Armed with its AOC, together with its expanding client base and flight management record, SkyMark is focused on attracting aircraft owners who are looking for professional team to manage their business jets and conduct commercial charter operations, according to the company. “The AOC gives market access that allows the aviation company to legally offer commercial air transportation services to the public,” said Gharzeddine. “This opens up opportunities to enter global markets, serve clients and compete with global carriers.”
SkyMark Executive has more than 27 years’ experience of business aviation and opened its Dubai office in 2016. The company aims to create long-term partnerships and alliances with stakeholders who share their business ethics, and help them achieve their business objectives, said Gharzeddine. The company operates a Gulfstream G450.

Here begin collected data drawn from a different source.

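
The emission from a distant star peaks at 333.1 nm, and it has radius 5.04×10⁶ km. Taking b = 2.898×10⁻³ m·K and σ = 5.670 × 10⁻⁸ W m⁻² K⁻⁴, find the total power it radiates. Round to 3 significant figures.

Wien's law: T = b/λ_max = 2.898×10⁻³/3.331×10⁻⁷ = 8700.09 K.
Surface area A = 4πR² = 4π(5.04×10⁹ m)² = 3.19206×10²⁰ m².
Then P = σAT⁴ = 5.670×10⁻⁸×3.19206×10²⁰×(8700.09)⁴ = 1.04×10²⁹ W.

P ≈ 1.04×10²⁹ W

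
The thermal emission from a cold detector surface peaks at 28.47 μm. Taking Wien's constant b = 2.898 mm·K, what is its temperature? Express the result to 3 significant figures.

T ≈ 102 K

Wien's law gives T = b/λ_max = (2.898×10⁻³ m·K)/(2.847×10⁻⁵ m) = 102 K.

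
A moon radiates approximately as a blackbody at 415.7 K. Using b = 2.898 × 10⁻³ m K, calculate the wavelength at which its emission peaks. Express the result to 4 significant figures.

λ_max ≈ 6.971 μm

Wien's displacement law: λ_max = b/T = (2.898×10⁻³ m·K)/(415.7 K) = 6.9714×10⁻⁶ m.
That is 6.971 μm, in the infrared range.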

In addition to charter flight, SkyMark Executive also offers consultancy services to aircraft owners designed to manage and reduce operating costs, whilst increasing safety standards and charter revenues. “SkyMark stands out by offering a combination of exceptional and personalised services, experienced and professional crew, privacy and security and a strong reputation,” claimed Gharzeddine.
“Post pandemic, the charter market soared to unprecedented levels and the peak has passed in my opinion,” he said. “We are going through a stable period in this sector for a while, but with a growing and aggressive market competition.” While the competitive landscape might lead to more favourable pricing for customers, the seasonality of demand (including other market factors), jeopardises the continuity of some aircraft operators, said Gharzeddine. Many companies could soon run out of business, he added. “The preferences of clients, such as demand for personalised services, luxurious interiors, and customised travel experiences, can shape market conditions as companies strive to meet these demands.”

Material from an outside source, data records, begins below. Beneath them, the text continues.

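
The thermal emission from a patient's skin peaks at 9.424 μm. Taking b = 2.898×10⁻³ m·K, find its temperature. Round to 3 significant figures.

Wien's law gives T = b/λ_max = (2.898×10⁻³ m·K)/(9.424×10⁻⁶ m) = 308 K.

T ≈ 308 K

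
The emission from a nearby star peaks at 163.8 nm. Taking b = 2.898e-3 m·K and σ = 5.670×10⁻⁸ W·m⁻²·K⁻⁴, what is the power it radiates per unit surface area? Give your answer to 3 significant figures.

I ≈ 5.56×10⁹ W/m²

Wien's law: T = b/λ_max = 2.898×10⁻³/1.638×10⁻⁷ = 17692.3 K.
Then I = σT⁴ = 5.670×10⁻⁸×(17692.3)⁴ = 5.56×10⁹ W/m².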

SkyMark Executive also detects an increasing awareness of environmental topics that might influence clients’ preferences for more sustainable aviation options. This could play a key role in shaping demand for charter services. Other factors influencing market conditions for aircraft management and charter services include: economic trends, industry demand, regulatory changes and geopolitical events, he said.
“The aviation sector is known to be challenging and it is therefore fundamental to maintain a strong position in the market by keeping up with all technological advancements, economic conditions and environmental trends and strive to meet customer preferences and demands,” concluded Gharzeddine.
Meanwhile, Gharzeddine is already planning the launch of SkyMark Elite, aiming to establish the business by 2030.